Tuesday, June 17, 2008

Sepa-go-go gadget profiles!

Profiles have long been the high maintenance girlfriend of Terminal Server / Citrix deployments. There's no way around it. If you run Citrix, you have at some point included user profiles as a bullet point on a suicide note.

Citrix has finally decided to listen to the million or so odd people that have been bitching for years on all manner of lists and forums about user profile management. To date, I think Citrix has turned a deaf ear to the whiners because technically that falls into the terminal server realm, and stepping on Microsoft's toes has generally not been regarded as a strategic business direction. And if Microsoft can't come up with a better way to do it then why should it be Citrix's problem? Can't argue with that, besides who the hell would want to take on profile management and all its baggage as a supported product? Fuck that noise.

So what has happened is the same thing that happened with the "Wow, printing really sucks in Citrix" movement. A bunch of third-party solutions popped up to fill the void. One of these is Sepago. Admittedly, I haven't played with it much, but Sepago has a pretty cool product for managing profiles. And surprise surprise, Citrix recently bought them.

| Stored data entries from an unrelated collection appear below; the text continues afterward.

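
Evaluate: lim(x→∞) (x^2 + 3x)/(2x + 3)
This is an ∞/∞ indeterminate form.

Apply L'Hôpital's rule: differentiate numerator and denominator separately.
  f(x) = x^2 + 3·x   ⇒   f'(x) = 2·x + 3
  g(x) = 2·x + 3   ⇒   g'(x) = 2
  lim(x→∞) f'(x)/g'(x) = lim(x→∞) (2·x + 3)/(2)
  = ∞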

So now Citrix has a native profile solution, or at least one that their sales people can pimp out. But why Sepago? I have a speculation. The disclaimer is that this is just me talking. This is probably going to be a half-truth at best - but here goes.

Convergence.

You see, thin computing is on the brink of a singularity. In the coming years you're going to see application and OS virtualization merge with VDI, workstations, and mobile devices. It's all going to be a huge blob that facilitates access to all the virtualized resources across platforms from a single technology or (as some have speculated) an appliance (although I doubt that). Here's where Sepago fits in. You see, it's not limited to just terminal server. It will manage profiles across the board - including your desktops and VDI instances. And... And.. it is largely managed through native GPO's! How's that for elegant scalability? Bam! What we're we're seeing is Citrix positioning itself for the coming homogeneous landscape.

Strategery.

One thing for sure, I can poke and jab at the company and have a good time doing it, but that Marky T is a sharp guy. Forward thinking and all. You tell Mark Templeton to think outside the box and he would answer that the box isn't really there to begin with. "It's running on a server somewhere else, but I get all the functionality of the box and I'm able to seamlessly think outside of it from wherever I am using any number of hardware and software platforms. We call it XenBox"

Again, that's not an actual quote. I'm just making all that up to make a point. It will certainly be interesting to watch and see what happens.